Friday April 11, 2008

The UC Berkeley School of Law Dean Christopher Edley Jr. came to the defense this week of law professor John Yoo, author of one of the "torture memos” for the Bush administration, and said the controversial professor could not be fired.  

Yoo, who was deputy assistant attorney general in the Office of Legal Counsel at the U.S. Department of Justice from 2001 to 2003, helped establish an interrogation policy towards terrorism suspects for the Bush administration that many have decried as harsh and inhumane. 

While Edley said that he disagreed with Yoo's legal analysis of how prisoners could be treated, he nonetheless defended Yoo’s position as a tenured professor. Edley’s comments were posted Thursday on the school's website at www.law.berkeley.edu/news/2008/edley041008.html 

Calling Yoo “a very successful teacher,” Edley wrote, “Assuming one believes as I do that Professor Yoo offered bad ideas and even worse advice during his government service, that judgment alone would not warrant dismissal or even a potentially chilling inquiry.” 

Edley’s remarks came as a response to the urging of the National Lawyers Guild earlier this week calling for the dismissal of Yoo from the UC Berkeley law school. 

"John Yoo's complicity in establishing the policy that led to the torture of prisoners constitutes a war crime under the U.S. War Crimes Act," National Lawyers Guild President Marjorie Cohn was quoted as saying. 
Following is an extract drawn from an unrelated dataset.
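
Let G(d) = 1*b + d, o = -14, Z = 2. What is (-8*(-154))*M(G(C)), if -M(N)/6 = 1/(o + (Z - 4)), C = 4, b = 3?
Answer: 462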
Yoo is scheduled to speak on Monday at the Bancroft Hotel, 2680 Bancroft Way, as part of the Berkeley Center for Law and Technology’s 2008 Privacy Lecture, focusing on the intersection between privacy and national security law. Yoo will be responding to remarks by keynote speaker David Cole, professor of law at Georgetown University Law Center. The lecture will begin at 4 p.m.